Feci un ultimo sprint, sorpassai la bicicletta a terra e lo raggiunsi in fretta, afferrandogli il polso con il quale aveva recuperato il mio cellulare.

«Preso─» ansimai appena, osservandolo mollare di colpo la presa e farsi sfuggire un piccolo urlo di dolore. Eliminai a mia volta ogni contatto e nemmeno mi resi conto di aver ignorato il mio cellulare a terra pur di controllare le condizioni del suo polso. «Che hai? Ti fa male?» domandai, digrignando i denti nel sentirlo mormorare un "credo di essermelo slogato". «Diamine»

Scorsi poi lo sguardo sulla sua figura, notai le ginocchia sbucciate ─ una più sanguinante dell'altra ─ e diversi graffi anche sul braccio.

«Grande e vaccinato ma non sai mantenere il controllo con una dannata bici?!» lo sgridai, facendogli chinare il capo dispiaciuto. «E vediamo di smetterla con queste pagliacciate. Ti sembra normale cercare di entrarmi in stanza a quell'ora, per poi rubarmi il cellulare?!»

«Non cercavo di entrarti in stanza, volevo solamente che potessi venire con me in un posto...»

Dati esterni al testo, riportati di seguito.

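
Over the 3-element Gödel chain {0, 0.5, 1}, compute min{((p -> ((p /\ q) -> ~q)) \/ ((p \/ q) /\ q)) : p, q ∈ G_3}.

The minimum is attained at p = 0.5, q = 0.5:
  (p /\ q) = min(0.5, 0.5) = 0.5
  ~q: Gödel ¬ of 0.5 = 0 (operand ≠ 0)
  ((p /\ q) -> ~q): 0.5 > 0, so result = 0
  (p -> ((p /\ q) -> ~q)): 0.5 > 0, so result = 0
  (p \/ q) = max(0.5, 0.5) = 0.5
  ((p \/ q) /\ q) = min(0.5, 0.5) = 0.5
  ((p -> ((p /\ q) -> ~q)) \/ ((p \/ q) /\ q)) = max(0, 0.5) = 0.5
Checking all 9 assignments confirms none give a value below 0.50.

0.50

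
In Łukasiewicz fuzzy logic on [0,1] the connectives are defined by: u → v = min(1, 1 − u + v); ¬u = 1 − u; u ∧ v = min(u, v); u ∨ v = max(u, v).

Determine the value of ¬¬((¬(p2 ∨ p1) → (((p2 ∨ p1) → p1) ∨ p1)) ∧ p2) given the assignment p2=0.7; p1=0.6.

(p2 ∨ p1) = max(0.7, 0.6) = 0.7
¬(p2 ∨ p1): Łukasiewicz ¬ gives 1 − 0.7 = 0.3
(p2 ∨ p1) = max(0.7, 0.6) = 0.7
((p2 ∨ p1) → p1): min(1, 1 − 0.7 + 0.6) = 0.9
(((p2 ∨ p1) → p1) ∨ p1) = max(0.9, 0.6) = 0.9
(¬(p2 ∨ p1) → (((p2 ∨ p1) → p1) ∨ p1)): min(1, 1 − 0.3 + 0.9) = 1
((¬(p2 ∨ p1) → (((p2 ∨ p1) → p1) ∨ p1)) ∧ p2) = min(1, 0.7) = 0.7
¬((¬(p2 ∨ p1) → (((p2 ∨ p1) → p1) ∨ p1)) ∧ p2): Łukasiewicz ¬ gives 1 − 0.7 = 0.3
¬¬((¬(p2 ∨ p1) → (((p2 ∨ p1) → p1) ∨ p1)) ∧ p2): Łukasiewicz ¬ gives 1 − 0.3 = 0.7

0.70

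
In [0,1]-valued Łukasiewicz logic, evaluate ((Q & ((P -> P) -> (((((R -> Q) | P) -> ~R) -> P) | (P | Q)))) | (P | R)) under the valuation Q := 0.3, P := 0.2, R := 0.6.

0.60

(P -> P): min(1, 1 − 0.2 + 0.2) = 1
(R -> Q): min(1, 1 − 0.6 + 0.3) = 0.7
((R -> Q) | P) = max(0.7, 0.2) = 0.7
~R: Łukasiewicz ¬ gives 1 − 0.6 = 0.4
(((R -> Q) | P) -> ~R): min(1, 1 − 0.7 + 0.4) = 0.7
((((R -> Q) | P) -> ~R) -> P): min(1, 1 − 0.7 + 0.2) = 0.5
(P | Q) = max(0.2, 0.3) = 0.3
(((((R -> Q) | P) -> ~R) -> P) | (P | Q)) = max(0.5, 0.3) = 0.5
((P -> P) -> (((((R -> Q) | P) -> ~R) -> P) | (P | Q))): min(1, 1 − 1 + 0.5) = 0.5
(Q & ((P -> P) -> (((((R -> Q) | P) -> ~R) -> P) | (P | Q)))) = min(0.3, 0.5) = 0.3
(P | R) = max(0.2, 0.6) = 0.6
((Q & ((P -> P) -> (((((R -> Q) | P) -> ~R) -> P) | (P | Q)))) | (P | R)) = max(0.3, 0.6) = 0.6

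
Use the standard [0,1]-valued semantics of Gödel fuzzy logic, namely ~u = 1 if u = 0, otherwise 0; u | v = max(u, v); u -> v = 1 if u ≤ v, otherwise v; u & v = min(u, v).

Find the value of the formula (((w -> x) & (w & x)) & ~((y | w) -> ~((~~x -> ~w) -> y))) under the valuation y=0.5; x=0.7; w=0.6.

0.60

(w -> x): 0.6 ≤ 0.7, so result = 1
(w & x) = min(0.6, 0.7) = 0.6
((w -> x) & (w & x)) = min(1, 0.6) = 0.6
(y | w) = max(0.5, 0.6) = 0.6
~x: Gödel ¬ of 0.7 = 0 (operand ≠ 0)
~~x: Gödel ¬ of 0 = 1 (operand is 0)
~w: Gödel ¬ of 0.6 = 0 (operand ≠ 0)
(~~x -> ~w): 1 > 0, so result = 0
((~~x -> ~w) -> y): 0 ≤ 0.5, so result = 1
~((~~x -> ~w) -> y): Gödel ¬ of 1 = 0 (operand ≠ 0)
((y | w) -> ~((~~x -> ~w) -> y)): 0.6 > 0, so result = 0
~((y | w) -> ~((~~x -> ~w) -> y)): Gödel ¬ of 0 = 1 (operand is 0)
(((w -> x) & (w & x)) & ~((y | w) -> ~((~~x -> ~w) -> y))) = min(0.6, 1) = 0.6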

«Ma io non ho idea di chi tu sia!» sbraitai allora. «Non so chi sei, non ti conosco, non puoi pensare di poter approcciare così una persona e aspettarti che questa ti offra la sua completa fiducia. Chi diamine credi di essere?!» gli spintonai debolmente la spalla, trattenendomi unicamente perché non ero sicuro si fosse ferito anche quella; in una minuscola parte di me, sapevo si fosse fatto male perché distrattosi a causa dello spavento di sapermi tanto arrabbiato quanto estremamente vicino ad acciuffarlo.